Academic Research Says Don’t Short Burger King
First, 3G Capital continues to own 71% of the company, which provides the private-equity firm with plenty of financial incentive to make Burger King a success. Hedge fund manager Bill Ackman personally owns 1% of Burger King and his Pershing Square funds own 11%. Burger King’s stock won’t go down in earnest until you see 3G and Pershing Square unload their significant stock holdings in follow-on public offerings.
Second, academic studies have found that private-equity backed IPOs outperform. A 2006 Harvard Business School study concluded:
Critics complain that buyout firms suck out profits rather than improve the firms they acquire, making these companies weakened goods when the IPO is launched. IPO investors suffer when these crippled companies fail in the market. But conventional wisdom has it wrong.
Reverse LBOs appear to consistently outperform other IPOs and the stock market as a whole. The positive returns appear to be economically and statistically meaningful.
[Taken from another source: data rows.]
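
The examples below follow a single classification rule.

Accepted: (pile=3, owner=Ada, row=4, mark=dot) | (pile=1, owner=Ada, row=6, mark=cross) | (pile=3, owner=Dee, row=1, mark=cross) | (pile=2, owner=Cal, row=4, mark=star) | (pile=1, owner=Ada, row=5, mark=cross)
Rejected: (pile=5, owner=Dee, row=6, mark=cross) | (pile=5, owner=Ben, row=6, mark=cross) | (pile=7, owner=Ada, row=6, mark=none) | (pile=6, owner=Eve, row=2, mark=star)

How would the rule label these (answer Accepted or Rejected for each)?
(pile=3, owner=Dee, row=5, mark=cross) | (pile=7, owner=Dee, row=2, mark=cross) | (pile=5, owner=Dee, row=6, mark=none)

Accepted, Rejected, Rejected

The common property of the 'Accepted' items is: pile ≤ 3. No 'Rejected' item has it.
Accepted: (pile=3, owner=Dee, row=5, mark=cross), since pile = 3.
Rejected: (pile=7, owner=Dee, row=2, mark=cross), since pile = 7.
Rejected: (pile=5, owner=Dee, row=6, mark=none), since pile = 5.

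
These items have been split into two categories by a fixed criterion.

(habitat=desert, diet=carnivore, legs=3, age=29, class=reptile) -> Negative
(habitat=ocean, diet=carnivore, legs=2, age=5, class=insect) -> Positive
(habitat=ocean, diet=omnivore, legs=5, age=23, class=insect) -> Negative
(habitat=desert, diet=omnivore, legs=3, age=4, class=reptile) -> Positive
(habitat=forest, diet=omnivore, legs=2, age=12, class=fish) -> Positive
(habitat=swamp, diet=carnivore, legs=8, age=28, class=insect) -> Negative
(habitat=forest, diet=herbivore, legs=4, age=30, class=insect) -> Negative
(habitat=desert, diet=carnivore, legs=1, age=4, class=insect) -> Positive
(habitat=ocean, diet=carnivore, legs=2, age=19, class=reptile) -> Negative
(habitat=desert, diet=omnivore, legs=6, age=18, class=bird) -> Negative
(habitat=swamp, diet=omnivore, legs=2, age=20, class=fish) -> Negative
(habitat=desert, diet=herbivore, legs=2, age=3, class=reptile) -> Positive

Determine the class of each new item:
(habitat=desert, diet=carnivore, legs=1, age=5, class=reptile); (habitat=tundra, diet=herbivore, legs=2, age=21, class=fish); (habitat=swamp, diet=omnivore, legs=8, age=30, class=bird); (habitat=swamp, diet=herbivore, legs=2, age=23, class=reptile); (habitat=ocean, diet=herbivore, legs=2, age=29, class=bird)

Positive, Negative, Negative, Negative, Negative

The common property of the 'Positive' items is: age ≤ 12. No 'Negative' item has it.
Positive: (habitat=desert, diet=carnivore, legs=1, age=5, class=reptile), since age = 5. Negative: (habitat=tundra, diet=herbivore, legs=2, age=21, class=fish), since age = 21. Negative: (habitat=swamp, diet=omnivore, legs=8, age=30, class=bird), since age = 30. Negative: (habitat=swamp, diet=herbivore, legs=2, age=23, class=reptile), since age = 23. Negative: (habitat=ocean, diet=herbivore, legs=2, age=29, class=bird), since age = 29.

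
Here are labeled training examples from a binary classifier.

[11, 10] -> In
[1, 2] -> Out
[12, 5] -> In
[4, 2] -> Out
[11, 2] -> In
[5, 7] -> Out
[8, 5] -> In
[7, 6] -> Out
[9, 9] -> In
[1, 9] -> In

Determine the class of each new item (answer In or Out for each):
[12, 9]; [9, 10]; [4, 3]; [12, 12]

In, In, Out, In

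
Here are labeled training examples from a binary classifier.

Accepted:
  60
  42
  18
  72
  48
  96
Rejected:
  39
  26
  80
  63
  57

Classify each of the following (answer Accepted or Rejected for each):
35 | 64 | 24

Rejected, Rejected, Accepted

Every 'Accepted' example satisfies: multiple of 6. None of the 'Rejected' examples do.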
Moreover, there is no evidence of a deterioration of returns over time, despite the growth of the buyout market: RLBOs performed strongly in the late 1980s, the mid-1990s, and the 2000s.
The one exception involves “quick flips,” where the private equity firm buys and sells the company within a one-year period. Quick-flip IPOs underperform the S&P 500 by 5% over the following three years. 3G Capital’s 20-month flip of Burger King is pretty darn quick, but it doesn’t qualify under the Harvard study’s 12-month definition, so there is still hope.
Similar studies of private-equity backed IPOs in other countries, including the U.K., Germany, and Australia have also concluded that investor fear of underperformance is “invalid.”
My takeaway from the academic research, as well as from Burger King’s prospectus, is that Burger King is an expensive stock whose turnaround is uncertain, but I wouldn’t bet against it as long as 3G Capital and Pershing Squire remain significant shareholders.